Le retour au « il faut parler » initial

En octobre 1951, juste après le voyage de Ponge à Caen, sur les traces de Malherbe et sur les siennes propres, s’exprime un mouvement de colère – en partie dû aux destructions constatées à Caen – dans lequel Ponge voit une précieuse ressource d’énergie, propice à l’exercice de la parole, ceci selon la même logique qui lui fera bientôt considérer le « trente-sixième dessous » comme « seul lieu » de « l’exercice énergique de la parole » (ibid., 35) :

‘Beaucoup de mauvaise humeur pour le maintien de notre énergie peut nous être nécessaire. Nous en sommes capable. (…) Nous profiterons de notre colère des 1er et 2 octobre pour trouver le ton nécessaire à prendre la parole et à la garder » (ibid., 21, je souligne). ’

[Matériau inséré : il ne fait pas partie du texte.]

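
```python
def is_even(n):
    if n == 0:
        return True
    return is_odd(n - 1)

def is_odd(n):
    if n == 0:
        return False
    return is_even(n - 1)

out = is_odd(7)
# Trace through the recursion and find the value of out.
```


is_odd(7)
= is_even(6)
= is_odd(5)
= is_even(4)
= is_odd(3)
= is_even(2)
= is_odd(1)
= is_even(0)
n == 0: return True
= True


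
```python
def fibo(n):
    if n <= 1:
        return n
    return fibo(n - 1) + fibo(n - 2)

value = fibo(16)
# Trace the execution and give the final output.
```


fibo(16)
= fibo(15) + fibo(14)
= (fibo(14) + fibo(13)) + fibo(14)
Computing bottom-up: fibo(0)=0, fibo(1)=1, fibo(2)=1, fibo(3)=2, fibo(4)=3, fibo(5)=5, fibo(6)=8, fibo(7)=13, fibo(8)=21, fibo(9)=34, fibo(10)=55, fibo(11)=89, fibo(12)=144, fibo(13)=233, fibo(14)=377, fibo(15)=610, fibo(16)=987
= 987


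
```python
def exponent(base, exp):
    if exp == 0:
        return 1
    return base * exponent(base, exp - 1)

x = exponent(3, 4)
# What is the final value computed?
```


exponent(3, 4)
= 3 * exponent(3, 3)
= 3 * 3 * exponent(3, 2)
= 3 * 3 * 3 * exponent(3, 1)
= 3 * 3 * 3 * 3 * exponent(3, 0)
= 3 * 3 * 3 * 3 * 1
= 81


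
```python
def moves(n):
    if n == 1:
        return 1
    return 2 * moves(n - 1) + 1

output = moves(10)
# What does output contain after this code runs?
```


moves(10)
= 2 * moves(9) + 1
= 2 * (2 * moves(8) + 1) + 1
= 2 * (2 * (2 * moves(7) + 1) + 1) + 1
= 2 * (2 * (2 * (2 * moves(6) + 1) + 1) + 1) + 1
= 2 * (2 * (2 * (2 * (2 * moves(5) + 1) + 1) + 1) + 1) + 1
= 2 * (2 * (2 * (2 * (2 * (2 * moves(4) + 1) + 1) + 1) + 1) + 1) + 1
= 2 * (2 * (2 * (2 * (2 * (2 * (2 * moves(3) + 1) + 1) + 1) + 1) + 1) + 1) + 1
= 2 * (2 * (2 * (2 * (2 * (2 * (2 * (2 * moves(2) + 1) + 1) + 1) + 1) + 1) + 1) + 1) + 1
= 2 * (2 * (2 * (2 * (2 * (2 * (2 * (2 * (2 * moves(1) + 1) + 1) + 1) + 1) + 1) + 1) + 1) + 1) + 1
Now compute bottom-up:
moves(1) = 1
moves(2) = 2 * 1 + 1 = 3
moves(3) = 2 * 3 + 1 = 7
moves(4) = 2 * 7 + 1 = 15
moves(5) = 2 * 15 + 1 = 31
moves(6) = 2 * 31 + 1 = 63
moves(7) = 2 * 63 + 1 = 127
moves(8) = 2 * 127 + 1 = 255
moves(9) = 2 * 255 + 1 = 511
moves(10) = 2 * 511 + 1 = 1023
= 1023


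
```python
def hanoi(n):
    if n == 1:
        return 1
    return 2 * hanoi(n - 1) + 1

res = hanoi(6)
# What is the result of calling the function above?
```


hanoi(6)
= 2 * hanoi(5) + 1
= 2 * (2 * hanoi(4) + 1) + 1
= 2 * (2 * (2 * hanoi(3) + 1) + 1) + 1
= 2 * (2 * (2 * (2 * hanoi(2) + 1) + 1) + 1) + 1
= 2 * (2 * (2 * (2 * (2 * hanoi(1) + 1) + 1) + 1) + 1) + 1
Now compute bottom-up:
hanoi(1) = 1
hanoi(2) = 2 * 1 + 1 = 3
hanoi(3) = 2 * 3 + 1 = 7
hanoi(4) = 2 * 7 + 1 = 15
hanoi(5) = 2 * 15 + 1 = 31
hanoi(6) = 2 * 31 + 1 = 63
= 63


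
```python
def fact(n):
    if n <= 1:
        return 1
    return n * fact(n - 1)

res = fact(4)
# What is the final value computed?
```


fact(4)
= 4 * fact(3)
= 4 * 3 * fact(2)
= 4 * 3 * 2 * fact(1)
= 4 * 3 * 2 * 1
= 24


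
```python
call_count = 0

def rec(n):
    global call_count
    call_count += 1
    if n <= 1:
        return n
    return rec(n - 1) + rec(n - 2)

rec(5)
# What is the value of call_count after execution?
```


rec(5) calls rec(4) and rec(3); each non-base call branches into two more.
Let C(k) = total number of calls made by rec(k), including the call to rec(k) itself.
Base cases: C(0) = 1, C(1) = 1
Recurrence: C(k) = 1 + C(k-1) + C(k-2)
  C(2) = 1 + C(1) + C(0) = 1 + 1 + 1 = 3
  C(3) = 1 + C(2) + C(1) = 1 + 3 + 1 = 5
  C(4) = 1 + C(3) + C(2) = 1 + 5 + 3 = 9
  C(5) = 1 + C(4) + C(3) = 1 + 9 + 5 = 15
Total calls = C(5) = 15


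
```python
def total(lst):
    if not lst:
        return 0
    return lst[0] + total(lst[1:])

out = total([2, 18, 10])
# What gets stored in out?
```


total([2, 18, 10])
= 2 + total([18, 10])
= 2 + 18 + total([10])
= 2 + 18 + 10 + total([])
= 2 + 18 + 10 + 0
= 30


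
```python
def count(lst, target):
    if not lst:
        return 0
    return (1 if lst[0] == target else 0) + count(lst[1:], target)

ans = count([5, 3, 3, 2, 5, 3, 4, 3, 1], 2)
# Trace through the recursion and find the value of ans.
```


count([5, 3, 3, 2, 5, 3, 4, 3, 1], 2)
lst[0]=5 != 2: 0 + count([3, 3, 2, 5, 3, 4, 3, 1], 2)
lst[0]=3 != 2: 0 + count([3, 2, 5, 3, 4, 3, 1], 2)
lst[0]=3 != 2: 0 + count([2, 5, 3, 4, 3, 1], 2)
lst[0]=2 == 2: 1 + count([5, 3, 4, 3, 1], 2)
lst[0]=5 != 2: 0 + count([3, 4, 3, 1], 2)
lst[0]=3 != 2: 0 + count([4, 3, 1], 2)
lst[0]=4 != 2: 0 + count([3, 1], 2)
lst[0]=3 != 2: 0 + count([1], 2)
lst[0]=1 != 2: 0 + count([], 2)
= 1


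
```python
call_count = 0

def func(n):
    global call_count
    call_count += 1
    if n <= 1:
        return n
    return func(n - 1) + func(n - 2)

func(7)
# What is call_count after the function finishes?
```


func(7) calls func(6) and func(5); each non-base call branches into two more.
Let C(k) = total number of calls made by func(k), including the call to func(k) itself.
Base cases: C(0) = 1, C(1) = 1
Recurrence: C(k) = 1 + C(k-1) + C(k-2)
  C(2) = 1 + C(1) + C(0) = 1 + 1 + 1 = 3
  C(3) = 1 + C(2) + C(1) = 1 + 3 + 1 = 5
  C(4) = 1 + C(3) + C(2) = 1 + 5 + 3 = 9
  C(5) = 1 + C(4) + C(3) = 1 + 9 + 5 = 15
  C(6) = 1 + C(5) + C(4) = 1 + 15 + 9 = 25
  C(7) = 1 + C(6) + C(5) = 1 + 25 + 15 = 41
Total calls = C(7) = 41


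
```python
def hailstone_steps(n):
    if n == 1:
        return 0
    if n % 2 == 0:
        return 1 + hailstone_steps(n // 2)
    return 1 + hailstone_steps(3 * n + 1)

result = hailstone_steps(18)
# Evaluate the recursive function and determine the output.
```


hailstone_steps(18)
18 is even -> hailstone_steps(9)
9 is odd -> 3*9+1 = 28 -> hailstone_steps(28)
28 is even -> hailstone_steps(14)
14 is even -> hailstone_steps(7)
7 is odd -> 3*7+1 = 22 -> hailstone_steps(22)
22 is even -> hailstone_steps(11)
11 is odd -> 3*11+1 = 34 -> hailstone_steps(34)
34 is even -> hailstone_steps(17)
17 is odd -> 3*17+1 = 52 -> hailstone_steps(52)
52 is even -> hailstone_steps(26)
26 is even -> hailstone_steps(13)
13 is odd -> 3*13+1 = 40 -> hailstone_steps(40)
40 is even -> hailstone_steps(20)
20 is even -> hailstone_steps(10)
10 is even -> hailstone_steps(5)
5 is odd -> 3*5+1 = 16 -> hailstone_steps(16)
16 is even -> hailstone_steps(8)
8 is even -> hailstone_steps(4)
4 is even -> hailstone_steps(2)
2 is even -> hailstone_steps(1)
Reached 1 after 20 steps
= 20


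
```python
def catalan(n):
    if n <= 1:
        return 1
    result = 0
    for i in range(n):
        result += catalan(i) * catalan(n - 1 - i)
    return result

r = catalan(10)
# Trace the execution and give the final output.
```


catalan(10)
= sum of catalan(i) * catalan(10-1-i) for i in 0..9
First compute sub-values bottom-up:
  catalan(0) = 1, catalan(1) = 1
  catalan(2) = 1*1 + 1*1 = 2
  catalan(3) = 1*2 + 1*1 + 2*1 = 5
  catalan(4) = 1*5 + 1*2 + 2*1 + 5*1 = 14
  catalan(5) = 1*14 + 1*5 + 2*2 + 5*1 + 14*1 = 42
  catalan(6) = 1*42 + 1*14 + 2*5 + 5*2 + 14*1 + 42*1 = 132
  catalan(7) = 1*132 + 1*42 + 2*14 + 5*5 + 14*2 + 42*1 + 132*1 = 429
  catalan(8) = 1*429 + 1*132 + 2*42 + 5*14 + 14*5 + 42*2 + 132*1 + 429*1 = 1430
  catalan(9) = 1*1430 + 1*429 + 2*132 + 5*42 + 14*14 + 42*5 + 132*2 + 429*1 + 1430*1 = 4862
Now catalan(10):
  catalan(0)*catalan(9) = 1*4862 = 4862
  catalan(1)*catalan(8) = 1*1430 = 1430
  catalan(2)*catalan(7) = 2*429 = 858
  catalan(3)*catalan(6) = 5*132 = 660
  catalan(4)*catalan(5) = 14*42 = 588
  catalan(5)*catalan(4) = 42*14 = 588
  catalan(6)*catalan(3) = 132*5 = 660
  catalan(7)*catalan(2) = 429*2 = 858
  catalan(8)*catalan(1) = 1430*1 = 1430
  catalan(9)*catalan(0) = 4862*1 = 4862
= 4862 + 1430 + 858 + 660 + 588 + 588 + 660 + 858 + 1430 + 4862
= 16796


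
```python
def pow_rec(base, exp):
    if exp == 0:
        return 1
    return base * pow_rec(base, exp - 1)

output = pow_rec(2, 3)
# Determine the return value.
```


pow_rec(2, 3)
= 2 * pow_rec(2, 2)
= 2 * 2 * pow_rec(2, 1)
= 2 * 2 * 2 * pow_rec(2, 0)
= 2 * 2 * 2 * 1
= 8


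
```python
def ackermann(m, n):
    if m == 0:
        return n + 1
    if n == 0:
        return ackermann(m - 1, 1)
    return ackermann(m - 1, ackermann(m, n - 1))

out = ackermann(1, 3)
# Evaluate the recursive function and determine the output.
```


ackermann(1, 3)
= ackermann(0, ackermann(1, 2))
First compute ackermann(1, 2) = 4
= ackermann(0, 4)
= 5


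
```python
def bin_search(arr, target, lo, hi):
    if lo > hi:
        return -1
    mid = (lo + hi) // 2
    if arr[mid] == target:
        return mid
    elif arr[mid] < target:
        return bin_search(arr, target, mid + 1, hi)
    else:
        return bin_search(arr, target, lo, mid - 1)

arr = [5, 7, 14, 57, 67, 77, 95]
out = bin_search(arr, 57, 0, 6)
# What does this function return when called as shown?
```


bin_search(arr, 57, 0, 6)
lo=0, hi=6, mid=3, arr[mid]=57
arr[3] == 57, found at index 3
= 3


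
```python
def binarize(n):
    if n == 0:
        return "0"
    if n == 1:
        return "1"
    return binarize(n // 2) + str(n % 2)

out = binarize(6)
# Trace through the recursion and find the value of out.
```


binarize(6)
= binarize(3) + "0"
= binarize(1) + "1" + "0"
= "1" + "1" + "0"
= "110"


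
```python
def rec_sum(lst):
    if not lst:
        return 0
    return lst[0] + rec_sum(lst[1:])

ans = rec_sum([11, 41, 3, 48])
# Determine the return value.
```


rec_sum([11, 41, 3, 48])
= 11 + rec_sum([41, 3, 48])
= 11 + 41 + rec_sum([3, 48])
= 11 + 41 + 3 + rec_sum([48])
= 11 + 41 + 3 + 48 + rec_sum([])
= 11 + 41 + 3 + 48 + 0
= 103


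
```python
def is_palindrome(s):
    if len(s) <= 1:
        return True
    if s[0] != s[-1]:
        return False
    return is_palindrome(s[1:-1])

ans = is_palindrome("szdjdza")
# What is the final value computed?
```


is_palindrome("szdjdza")
"szdjdza": s[0]='s' != s[-1]='a' -> False
= False


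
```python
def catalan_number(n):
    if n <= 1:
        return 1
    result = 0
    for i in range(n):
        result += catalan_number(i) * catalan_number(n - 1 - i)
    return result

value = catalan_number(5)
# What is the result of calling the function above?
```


catalan_number(5)
= sum of catalan_number(i) * catalan_number(5-1-i) for i in 0..4
First compute sub-values bottom-up:
  catalan_number(0) = 1, catalan_number(1) = 1
  catalan_number(2) = 1*1 + 1*1 = 2
  catalan_number(3) = 1*2 + 1*1 + 2*1 = 5
  catalan_number(4) = 1*5 + 1*2 + 2*1 + 5*1 = 14
Now catalan_number(5):
  catalan_number(0)*catalan_number(4) = 1*14 = 14
  catalan_number(1)*catalan_number(3) = 1*5 = 5
  catalan_number(2)*catalan_number(2) = 2*2 = 4
  catalan_number(3)*catalan_number(1) = 5*1 = 5
  catalan_number(4)*catalan_number(0) = 14*1 = 14
= 14 + 5 + 4 + 5 + 14
= 42


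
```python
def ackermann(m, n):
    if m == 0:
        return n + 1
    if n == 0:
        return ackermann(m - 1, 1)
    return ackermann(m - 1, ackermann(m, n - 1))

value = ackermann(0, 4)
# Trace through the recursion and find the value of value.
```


ackermann(0, 4)
m == 0: return 4 + 1 = 5
= 5


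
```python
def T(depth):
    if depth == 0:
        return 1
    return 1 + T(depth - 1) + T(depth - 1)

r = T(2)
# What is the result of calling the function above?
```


T(2)
= 1 + T(1) + T(1)
= 1 + 2 * T(1)
T(k) = 2^(k+1) - 1
T(0) = 1
T(1) = 3
T(2) = 7
T(2) = 2^3 - 1 = 7


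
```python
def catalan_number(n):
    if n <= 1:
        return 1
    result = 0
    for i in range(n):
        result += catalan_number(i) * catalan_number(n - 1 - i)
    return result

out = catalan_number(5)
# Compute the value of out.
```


catalan_number(5)
= sum of catalan_number(i) * catalan_number(5-1-i) for i in 0..4
First compute sub-values bottom-up:
  catalan_number(0) = 1, catalan_number(1) = 1
  catalan_number(2) = 1*1 + 1*1 = 2
  catalan_number(3) = 1*2 + 1*1 + 2*1 = 5
  catalan_number(4) = 1*5 + 1*2 + 2*1 + 5*1 = 14
Now catalan_number(5):
  catalan_number(0)*catalan_number(4) = 1*14 = 14
  catalan_number(1)*catalan_number(3) = 1*5 = 5
  catalan_number(2)*catalan_number(2) = 2*2 = 4
  catalan_number(3)*catalan_number(1) = 5*1 = 5
  catalan_number(4)*catalan_number(0) = 14*1 = 14
= 14 + 5 + 4 + 5 + 14
= 42


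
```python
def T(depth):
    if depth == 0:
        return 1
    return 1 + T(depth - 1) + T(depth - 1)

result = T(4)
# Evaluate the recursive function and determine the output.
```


T(4)
= 1 + T(3) + T(3)
= 1 + 2 * T(3)
T(k) = 2^(k+1) - 1
T(0) = 1
T(1) = 3
T(2) = 7
T(3) = 15
T(4) = 31
T(4) = 2^5 - 1 = 31


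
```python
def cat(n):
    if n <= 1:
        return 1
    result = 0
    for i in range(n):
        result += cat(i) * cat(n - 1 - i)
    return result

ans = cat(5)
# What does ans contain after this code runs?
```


cat(5)
= sum of cat(i) * cat(5-1-i) for i in 0..4
First compute sub-values bottom-up:
  cat(0) = 1, cat(1) = 1
  cat(2) = 1*1 + 1*1 = 2
  cat(3) = 1*2 + 1*1 + 2*1 = 5
  cat(4) = 1*5 + 1*2 + 2*1 + 5*1 = 14
Now cat(5):
  cat(0)*cat(4) = 1*14 = 14
  cat(1)*cat(3) = 1*5 = 5
  cat(2)*cat(2) = 2*2 = 4
  cat(3)*cat(1) = 5*1 = 5
  cat(4)*cat(0) = 14*1 = 14
= 14 + 5 + 4 + 5 + 14
= 42


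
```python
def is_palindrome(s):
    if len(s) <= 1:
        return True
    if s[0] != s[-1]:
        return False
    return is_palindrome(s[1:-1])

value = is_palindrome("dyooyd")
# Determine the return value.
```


is_palindrome("dyooyd")
"dyooyd": s[0]='d' == s[-1]='d' -> is_palindrome("yooy")
"yooy": s[0]='y' == s[-1]='y' -> is_palindrome("oo")
"oo": s[0]='o' == s[-1]='o' -> is_palindrome("")
"": len <= 1 -> True
= True


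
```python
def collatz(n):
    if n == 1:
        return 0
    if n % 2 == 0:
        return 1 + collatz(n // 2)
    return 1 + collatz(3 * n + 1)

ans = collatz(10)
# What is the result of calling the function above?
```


collatz(10)
10 is even -> collatz(5)
5 is odd -> 3*5+1 = 16 -> collatz(16)
16 is even -> collatz(8)
8 is even -> collatz(4)
4 is even -> collatz(2)
2 is even -> collatz(1)
Reached 1 after 6 steps
= 6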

Comme dans les années vingt, l’enjeu est de « prendre la parole » ; et il se formule avec la même colère – qui offre une alternative précieuse au découragement.

Or, c’est justement le jour qui suit l’expression de cette colère que surgit la première occurrence de ce que je nommerai la parole majuscule, pour désigner la valeur attribuée au mot lorsqu’il se voit conférer un P majuscule. Ponge note que l’Abbaye-aux-Hommes et la maison de Malherbe ont été épargnées par les destructions, mais, ajoute-t-il,

‘eussent-elles été détruites, restait l’œuvre de Malherbe. Voilà la supériorité de la littérature, que cet auteur avait bien en vue. (…) Pour maintenir la Parole, il suffit d’un lecteur pour l’entendre, et la curiosité de l’homme fait qu’il y en aura toujours un (ibid., 22, je souligne). ’

Cette conclusion survient au terme d’un processus que l’on peut décrire ainsi : la réaction de colère face aux destructions des « valeurs », donne l’élan à la prise de parole ; mais le fait de parler fait comprendre aussitôt que dans la parole réside, justement, la seule valeur indestructible – à condition qu’il y ait quelqu’un pour l’entendre. La transmission, intacte, non-affectée par les destructions matérielles, qui s’opère entre Malherbe et Ponge fait envisager à celui-ci la possibilité d’une même transmission à partir de son œuvre, en direction de ses lecteurs. C’est dans le cadre de cette pérennité du lien que la Parole peut prendre une majuscule. C’est là qu’elle acquiert sa dignité.

Ponge trouve dans l’œuvre de Malherbe le modèle d’une parole capable de se maintenir, parce qu’elle se désigne elle-même comme l’essentiel. C’est l’occasion d’une méditation sur la nature et la finalité de la parole.